Menu

Berdasarkan Versi ADB, Jakarta Keluar dari 10 Kota Termacet, ini Penjelasannya

M. Iqbal 11 Jan 2020, 08:30
Ilustrasi/net
Ilustrasi/net

RIAU24.COM - Gubernur DKI Jakarta Anies Baswedan mengatakan jika Ibukota masih masuk dalam 10 kota termacet. Tapi, ada versi data lain yang menunjukkan jika Jakarta sudah keluar dari 10 besar kota termacet. 

Awalnya, pernyataan Anies terkait Jakarta sebagai 10 kota termacet disampaikan dalam sambutan di Kementerian BUMN, Medan Merdeka Selatan, Jakarta Pusat, Jumat (10/1/2020). Dia menargetkan agar Jakarta keluar dari predikat kota termacet.

"Jakarta kota termacet di dunia nomor 4 di tahun 2017. Dalam setahun turun jadi nomor 7 di dunia. Kita rencana keluar dari 10 besar, kita tidak lagi jadi kota termacet," ujar Anies dikutip dari Detik.com, Jumat, 10 Januari 2020.
zxc1

Kata Anies tersebut senada dengan data kemacetan versi TomTom Traffic Index 2018. Dari data dari situs TomTom, Indonesia menduduki peringkat ketujuh kota termacet di dunia. Tingkat kemacetannya sebesar 53% atau turun 7% dari 2017.

Berikut 10 besar kota termacet di dunia versi TomTom Traffic Index:

1. Mumbai (India): 65%

2. Bogota (Kolombia): 63%
3. Lima (Peru): 58%
4. New Delhi (India): 58%
5. Moscow region (Rusia): 56%
6. Istanbul (Turki): 53%
7. Jakarta (Indonesia): 53%
8. Bangkok (Thailand): 53%
9. Mexico City (Meksiko): 52%
10. Recife (Brasil): 49%

Data tersebut dikumpulkan berdasarkan software navigasi dan maps dengan akurasi tinggi. Data itu dipakai untuk memetakan kemacetan secara realtime. 
zxc2

Meski demikian, ada data versi lain yang menunjukkan hasil berbeda.

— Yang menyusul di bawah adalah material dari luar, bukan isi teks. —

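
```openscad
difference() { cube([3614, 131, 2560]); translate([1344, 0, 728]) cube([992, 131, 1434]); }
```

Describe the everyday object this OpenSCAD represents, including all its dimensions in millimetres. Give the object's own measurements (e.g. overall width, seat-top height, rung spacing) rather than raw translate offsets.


A wall 3614 mm long (x), 131 mm thick (y), 2560 mm tall, with a rectangular window opening cut through it. The opening is 992 mm wide and 1434 mm tall; its sill is at z = 728 mm and its near (−x) edge is 1344 mm from the wall's −x end. The opening passes through the full wall thickness.


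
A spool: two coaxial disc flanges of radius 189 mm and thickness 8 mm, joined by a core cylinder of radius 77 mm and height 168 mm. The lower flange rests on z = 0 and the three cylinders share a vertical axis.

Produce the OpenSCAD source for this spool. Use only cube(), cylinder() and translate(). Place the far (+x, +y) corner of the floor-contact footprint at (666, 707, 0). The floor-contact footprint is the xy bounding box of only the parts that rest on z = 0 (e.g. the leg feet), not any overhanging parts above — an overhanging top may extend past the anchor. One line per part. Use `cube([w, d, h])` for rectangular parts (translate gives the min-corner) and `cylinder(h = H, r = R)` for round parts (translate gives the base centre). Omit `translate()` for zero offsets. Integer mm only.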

Dalam data versi Bank Pembangunan Asia (Asian Development Bank/ADB) lewat laporan Update of the Asian Development Outlook edisi September 2019, Jakarta sudah keluar dari 10 besar kota termacet. 

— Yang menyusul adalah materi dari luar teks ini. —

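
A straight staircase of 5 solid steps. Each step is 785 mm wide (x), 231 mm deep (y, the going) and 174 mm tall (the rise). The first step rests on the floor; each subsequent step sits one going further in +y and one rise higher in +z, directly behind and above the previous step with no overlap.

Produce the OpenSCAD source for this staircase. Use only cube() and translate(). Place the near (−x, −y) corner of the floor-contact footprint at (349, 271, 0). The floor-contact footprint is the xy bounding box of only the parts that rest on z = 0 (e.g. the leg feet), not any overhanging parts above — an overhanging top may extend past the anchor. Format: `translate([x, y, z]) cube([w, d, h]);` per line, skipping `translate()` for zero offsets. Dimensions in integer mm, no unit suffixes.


translate([349, 271, 0]) cube([785, 231, 174]);
translate([349, 502, 174]) cube([785, 231, 174]);
translate([349, 733, 348]) cube([785, 231, 174]);
translate([349, 964, 522]) cube([785, 231, 174]);
translate([349, 1195, 696]) cube([785, 231, 174]);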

Jakarta, berada di posisi 17 dari 24 kota sampel dengan populasi lebih dari 5 juta penduduk. Kemacetan di Jakarta lebih tinggi dari kota Singapura, Karachi, Surabaya, Hong Kong, Ahmedabad, Lahore, dan Taipei.

Studi ini mengukur ongkos kemacetan dengan memfokuskan pada waktu yang hilang dalam perjalanan seseorang. Kemudian biaya operasional kendaraan dan juga tingkat polusi udara. Informasi tambahan juga dikumpulkan melalui data perjalanan yang diproyeksikan Google Maps.